Wrong with us? Mortimer couldn't imagine such a question. Nothing had ever been right with them. Their marriage had been a long slide down a muddy chute, love and passion only things they saw in movies, people rushing toward each other through woods or on the beach. For as long as he could remember, Dottie had been dull and overweight, like himself, and when he thought of them together, he thought of comic figures, people in commercials. Human jokes.

“You'd tell me, wouldn't you?” Dottie insisted. “If something was wrong?”

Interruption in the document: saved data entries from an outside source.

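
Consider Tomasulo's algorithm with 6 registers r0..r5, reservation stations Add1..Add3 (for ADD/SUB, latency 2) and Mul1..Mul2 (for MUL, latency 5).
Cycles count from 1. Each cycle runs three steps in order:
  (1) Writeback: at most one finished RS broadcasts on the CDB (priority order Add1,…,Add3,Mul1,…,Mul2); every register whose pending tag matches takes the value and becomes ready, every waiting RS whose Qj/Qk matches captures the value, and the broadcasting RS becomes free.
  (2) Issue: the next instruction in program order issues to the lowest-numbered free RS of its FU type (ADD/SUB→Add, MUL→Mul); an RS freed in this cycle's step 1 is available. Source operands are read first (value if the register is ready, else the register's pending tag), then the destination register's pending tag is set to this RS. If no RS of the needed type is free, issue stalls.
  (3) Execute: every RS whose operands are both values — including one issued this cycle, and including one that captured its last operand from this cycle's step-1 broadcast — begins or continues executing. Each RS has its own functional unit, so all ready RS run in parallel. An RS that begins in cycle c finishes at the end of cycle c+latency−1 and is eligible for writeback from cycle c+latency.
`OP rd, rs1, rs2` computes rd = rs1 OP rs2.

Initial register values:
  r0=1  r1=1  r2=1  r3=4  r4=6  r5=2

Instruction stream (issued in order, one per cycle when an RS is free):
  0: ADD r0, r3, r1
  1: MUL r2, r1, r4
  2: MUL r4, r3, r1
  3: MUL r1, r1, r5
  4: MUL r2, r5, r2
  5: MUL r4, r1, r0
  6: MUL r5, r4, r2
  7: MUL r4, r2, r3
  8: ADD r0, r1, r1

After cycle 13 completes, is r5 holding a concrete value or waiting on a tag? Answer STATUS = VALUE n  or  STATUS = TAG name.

STATUS = TAG Mul2

  c1: issue ADD r0<-Add1  regs: r0:Add1,r1:1,r2:1,r3:4,r4:6,r5:2
  c2: issue MUL r2<-Mul1  regs: r0:Add1,r1:1,r2:Mul1,r3:4,r4:6,r5:2
  c3: CDB Add1=5; issue MUL r4<-Mul2  regs: r0:5,r1:1,r2:Mul1,r3:4,r4:Mul2,r5:2
  c4: stall  regs: r0:5,r1:1,r2:Mul1,r3:4,r4:Mul2,r5:2
  c5: stall  regs: r0:5,r1:1,r2:Mul1,r3:4,r4:Mul2,r5:2
  c6: stall  regs: r0:5,r1:1,r2:Mul1,r3:4,r4:Mul2,r5:2
  c7: CDB Mul1=6; issue MUL r1<-Mul1  regs: r0:5,r1:Mul1,r2:6,r3:4,r4:Mul2,r5:2
  c8: CDB Mul2=4; issue MUL r2<-Mul2  regs: r0:5,r1:Mul1,r2:Mul2,r3:4,r4:4,r5:2
  c9: stall  regs: r0:5,r1:Mul1,r2:Mul2,r3:4,r4:4,r5:2
  c10: stall  regs: r0:5,r1:Mul1,r2:Mul2,r3:4,r4:4,r5:2
  c11: stall  regs: r0:5,r1:Mul1,r2:Mul2,r3:4,r4:4,r5:2
  c12: CDB Mul1=2; issue MUL r4<-Mul1  regs: r0:5,r1:2,r2:Mul2,r3:4,r4:Mul1,r5:2
  c13: CDB Mul2=12; issue MUL r5<-Mul2  regs: r0:5,r1:2,r2:12,r3:4,r4:Mul1,r5:Mul2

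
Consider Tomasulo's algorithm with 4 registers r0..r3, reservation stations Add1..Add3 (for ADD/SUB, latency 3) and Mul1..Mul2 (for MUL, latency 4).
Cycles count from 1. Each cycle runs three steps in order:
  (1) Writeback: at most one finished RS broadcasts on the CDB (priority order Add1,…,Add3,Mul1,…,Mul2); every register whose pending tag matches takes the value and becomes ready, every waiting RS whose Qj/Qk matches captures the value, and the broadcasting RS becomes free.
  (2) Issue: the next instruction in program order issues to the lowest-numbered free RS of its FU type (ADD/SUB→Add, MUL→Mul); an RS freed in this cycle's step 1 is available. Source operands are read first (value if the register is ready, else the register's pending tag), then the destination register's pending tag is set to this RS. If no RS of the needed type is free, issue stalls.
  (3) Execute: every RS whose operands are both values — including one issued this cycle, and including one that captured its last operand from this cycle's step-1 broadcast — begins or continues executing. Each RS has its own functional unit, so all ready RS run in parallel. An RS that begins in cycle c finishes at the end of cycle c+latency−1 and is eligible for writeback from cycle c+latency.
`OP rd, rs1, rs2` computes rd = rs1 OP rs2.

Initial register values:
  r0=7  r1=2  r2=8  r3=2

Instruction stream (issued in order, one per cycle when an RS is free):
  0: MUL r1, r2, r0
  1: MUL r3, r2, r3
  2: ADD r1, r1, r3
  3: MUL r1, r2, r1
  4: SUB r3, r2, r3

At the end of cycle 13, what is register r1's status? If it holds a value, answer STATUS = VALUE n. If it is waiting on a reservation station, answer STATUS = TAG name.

c1: issue MUL r1<-Mul1 | r0:7,r1:Mul1,r2:8,r3:2
c2: issue MUL r3<-Mul2 | r0:7,r1:Mul1,r2:8,r3:Mul2
c3: issue ADD r1<-Add1 | r0:7,r1:Add1,r2:8,r3:Mul2
c4: stall | r0:7,r1:Add1,r2:8,r3:Mul2
c5: CDB Mul1=56; issue MUL r1<-Mul1 | r0:7,r1:Mul1,r2:8,r3:Mul2
c6: CDB Mul2=16; issue SUB r3<-Add2 | r0:7,r1:Mul1,r2:8,r3:Add2
c7: - | r0:7,r1:Mul1,r2:8,r3:Add2
c8: - | r0:7,r1:Mul1,r2:8,r3:Add2
c9: CDB Add1=72 | r0:7,r1:Mul1,r2:8,r3:Add2
c10: CDB Add2=-8 | r0:7,r1:Mul1,r2:8,r3:-8
c11: - | r0:7,r1:Mul1,r2:8,r3:-8
c12: - | r0:7,r1:Mul1,r2:8,r3:-8
c13: CDB Mul1=576 | r0:7,r1:576,r2:8,r3:-8

STATUS = VALUE 576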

She looked at him silently, waiting for his answer, and he saw that he'd lied to her so often, she expected only lies, and even thought of them as kindnesses.

“There's nothing wrong, Dottie,” he growled as he stepped out into the corridor.

“Okay,” Dottie said with a shrug, then softly closed the door.

And so, seconds later, he was standing on Eighty-sixth Street, the usual crowds rolling up and down the busy thoroughfare, but utterly alone in their midst. He had always been alone, he knew. Movies talked about guys who stood alone, and it was supposed to be a good thing, but when you got hit by cancer, or got some other really awful news, when death or something almost as bad stared you in the face, you yearned for someone to share the dark tidings, maybe feel a little bad for you. They didn't need to lend you money or overdo the pity. You just needed to know that it was bad news for them too.